Samuel Klein M.D. is the William H. Danforth Professor of Medicine, Director of the Center for Human Nutrition, Director of the Center for Applied Research Sciences, Chief of the Division of Geriatrics and Nutritional Sciences, and Medical Director of the Weight Management Program at Washington University School of Medicine in St. Louis, Missouri. Dr. Klein received an MD degree from Temple University Medical School in 1979 and an MS Degree in Nutritional Biochemistry and Metabolism from the Massachusetts Institute of Technology in 1984. He completed residency training in Internal Medicine and a Clinical Nutrition fellowship at University Hospital in Boston, a National Institutes of Health Nutrition and Metabolism Research fellowship at Harvard Medical School, and a Gastroenterology fellowship at The Mt. Sinai Hospital in New York. He is board certified in Internal Medicine, Gastroenterology, and Nutrition.
Dr. Klein is past-president of the North American Association for the Study of Obesity and the American Society for Clinical Nutrition, and inaugural chair of the Integrative Physiology of Obesity and Diabetes NIH study section. He was elected to the American Society for Clinical Investigation in 1996 and to the American Association of Physicians
in 2008. Dr. Klein has had consistent R01 funding from the NIH since 1990, and has published more than 300 papers in nutrition, metabolism, and obesity. He has received numerous awards for his research, including the American Gastroenterological Association (AGA) Miles and Shirley Fiterman Foundation Award in Nutrition and the AGA Masters Award for Outstanding Achievment in Basic or Clinical Research in Digestive Sciences, the Daniel P. Schuster Distinguished Investigator Award in Clinical and Translational Science from Washington University School of Medicine, The Academy of Science-St. Louis Award for Outstanding Achievement in Science, and The Obesity Society TOPS Research Achievement Award.
Dr. Klein's research activities are focused on understanding the mechanisms responsible for metabolic dysfunction associated with weight gain and obesity, and the pathophysiology of nonalcoholic fatty liver disease.

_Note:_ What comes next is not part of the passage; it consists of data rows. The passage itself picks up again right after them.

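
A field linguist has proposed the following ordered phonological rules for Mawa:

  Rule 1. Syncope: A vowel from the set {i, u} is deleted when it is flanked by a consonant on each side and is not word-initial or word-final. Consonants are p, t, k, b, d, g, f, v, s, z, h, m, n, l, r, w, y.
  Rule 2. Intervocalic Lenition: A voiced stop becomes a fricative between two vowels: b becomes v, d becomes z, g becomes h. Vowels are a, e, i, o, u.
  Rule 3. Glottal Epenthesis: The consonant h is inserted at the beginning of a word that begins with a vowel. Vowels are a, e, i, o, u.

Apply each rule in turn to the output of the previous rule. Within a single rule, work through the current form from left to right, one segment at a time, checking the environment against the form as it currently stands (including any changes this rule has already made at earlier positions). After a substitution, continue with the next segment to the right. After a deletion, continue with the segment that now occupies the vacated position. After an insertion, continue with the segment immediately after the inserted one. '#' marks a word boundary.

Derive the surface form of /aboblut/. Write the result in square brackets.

Rule 1 Syncope: [aboblut] → [aboblt]
Rule 2 Intervocalic Lenition: [aboblt] → [avoblt]
Rule 3 Glottal Epenthesis: [avoblt] → [havoblt]

[havoblt]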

Metabolically normal and abnormal obesity and aging
Aging can be conceptualized as the result of two interactive and overlapping processes, known as primary and secondary aging; these factors overlap and it is impossible to completely separate each one. Primary aging or “intrinsic senescence” is the progressive deterioration in physical structure and biological function that occurs with advancing age alone, independent of other factors. For example, changes in body composition (i.e. decreased bone mineral density, decreased muscle mass, and abdominal fat accumulation), and progressive decline of cardiac, pulmonary, renal and immune function occur normally with increasing age. Secondary aging is the accelerated deterioration in organ structure and function that is mediated by diseases, such as diabetes and hypertension, or harmful lifestyle factors, such as excessive sun exposure or smoking tobacco. Accordingly, body fat gain and obesity represent an important intersection between primary and secondary aging. Moreover, obesity is an important cause of accelerated aging and frailty in older adults because of its increasing prevalence and association with multiple aging-related cardiometabolic abnormalities (including insulin resistance, diabetes, dyslipidemia, increased blood pressure and metabolic syndrome), non-infectious inflammation (involving adipose tissue macrophages and lymphocytes and joints). However, not all obese persons have obvious metabolic and inflammatory abnormalities. It is estimated that about 25% of obese adults are "metabolically normal", usually defined by some measure of insulin sensitivity or having ≤1 cardiometabolic abnormality.